Peter, when I ask myself the question that you pose, I usually answer that our gospelling will be heard if it relieves suffering and enables healing in its hearers by inaugurating *metanoia* in Christ. I am not confident that the Word is heard in preaching that invites the hearer to admire a *view from nowhere* from outside the soul in Christ (eg Beza's diagram of the elect and the lost).
Particular election remains mysterious, of course. But gospel preaching is less informative than regenerative.
BW
Bryden, the core of the gospel is in Romans 5-8. Given that, our challenge will be offering useful discernment and counsel to those open to regeneration in Christ. The East always has; Anglicans need a new mindset and many practical changes to do likewise. Hardest of these may be getting used to the thought that one can have a rich relationship with God without trying to run a society.
BW
Information. Formation. Transformation. Conformation. Four words which have governed my attempts at preaching. All four necessarily involve both words and a set of practices. A suitable parallel to Lewis’s Four Loves. Enjoy Bowman!
As for you last sentence: spoken like an American of the 18th C!
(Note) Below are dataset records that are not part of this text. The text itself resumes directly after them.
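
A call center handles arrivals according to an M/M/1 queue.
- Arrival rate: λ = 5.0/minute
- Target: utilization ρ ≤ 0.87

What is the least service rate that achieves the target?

ρ = λ/μ, so μ = λ/ρ
μ ≥ 5.0/0.87 = 5.7471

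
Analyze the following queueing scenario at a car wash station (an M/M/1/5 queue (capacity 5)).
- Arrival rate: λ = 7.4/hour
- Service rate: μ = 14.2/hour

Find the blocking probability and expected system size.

ρ = λ/μ = 7.4/14.2 = 0.52113
P₀ = (1-ρ)/(1-ρ^(K+1)) = (1-0.52113)/(1-0.52113^6) = 0.4789/0.9800 = 0.4887
P_K = P₀×ρ^K = 0.48866 × 0.52113^5 = 0.48866 × 0.038435 = 0.01878
Blocking probability P_5 = 0.01878 (1.88%)
L = ρ[1 - (K+1)ρ^K + Kρ^(K+1)] / [(1-ρ)(1-ρ^(K+1))]
L = 0.52113 × (1 - 6×0.03844 + 5×0.02003) / ((1 - 0.52113) × (1 - 0.02003)) = 0.9656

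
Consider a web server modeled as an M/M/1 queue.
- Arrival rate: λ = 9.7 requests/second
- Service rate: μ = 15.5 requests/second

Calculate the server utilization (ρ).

Server utilization: ρ = λ/μ
ρ = 9.7/15.5 = 0.6258
The server is busy 62.58% of the time.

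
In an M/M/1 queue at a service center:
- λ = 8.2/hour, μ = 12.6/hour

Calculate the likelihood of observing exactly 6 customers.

ρ = λ/μ = 8.2/12.6 = 0.6508
P(n) = (1-ρ)ρⁿ
P(6) = (1-0.6508) × 0.6508^6
P(6) = 0.3492 × 0.07598
P(6) = 0.02653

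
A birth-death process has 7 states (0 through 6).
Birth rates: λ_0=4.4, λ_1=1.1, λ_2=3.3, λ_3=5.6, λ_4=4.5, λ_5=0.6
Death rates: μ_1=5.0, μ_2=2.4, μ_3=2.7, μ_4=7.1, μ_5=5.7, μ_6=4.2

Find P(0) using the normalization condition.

Ratios P(n)/P(0) = (λ₀···λₙ₋₁)/(μ₁···μₙ):
P(1)/P(0) = (4.4)/(5.0) = 0.88000
P(2)/P(0) = (4.4×1.1)/(5.0×2.4) = 0.40333
P(3)/P(0) = (4.4×1.1×3.3)/(5.0×2.4×2.7) = 0.49296
P(4)/P(0) = (4.4×1.1×3.3×5.6)/(5.0×2.4×2.7×7.1) = 0.38882
P(5)/P(0) = (4.4×1.1×3.3×5.6×4.5)/(5.0×2.4×2.7×7.1×5.7) = 0.30696
P(6)/P(0) = (4.4×1.1×3.3×5.6×4.5×0.6)/(5.0×2.4×2.7×7.1×5.7×4.2) = 0.043851

Normalization: ∑ P(n) = 1
P(0) × (1.0000 + 0.88000 + 0.40333 + 0.49296 + 0.38882 + 0.30696 + 0.043851) = 1
P(0) × 3.5159 = 1
P(0) = 1/3.5159 = 0.2844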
"Hardest of these may be getting used to the thought that one can have a rich relationship with God without trying to run a society."
Yes indeed. Shut up, little Christian, and check your faith at the door as you enter the polling station (not that we care whether you vote or not, we'll see it won't make any difference). How DARE anyone challenge Facebook/Google/Amazon/Microsoft/Hollywood/Big Pharma/Chase Manhattan etc from their rightful ownership of the earth?!
William
"Trust not in princes and sons of men in whom there is no salvation."
BW
Earthly power is too equivocal and dialectical to be the content of sacred speech and spiritual conversation.
Here up yonder, we have begun to elect a new lower house of the Congress. Only one side will win, but both are advancing their objectives. I know serious Christians working for each side.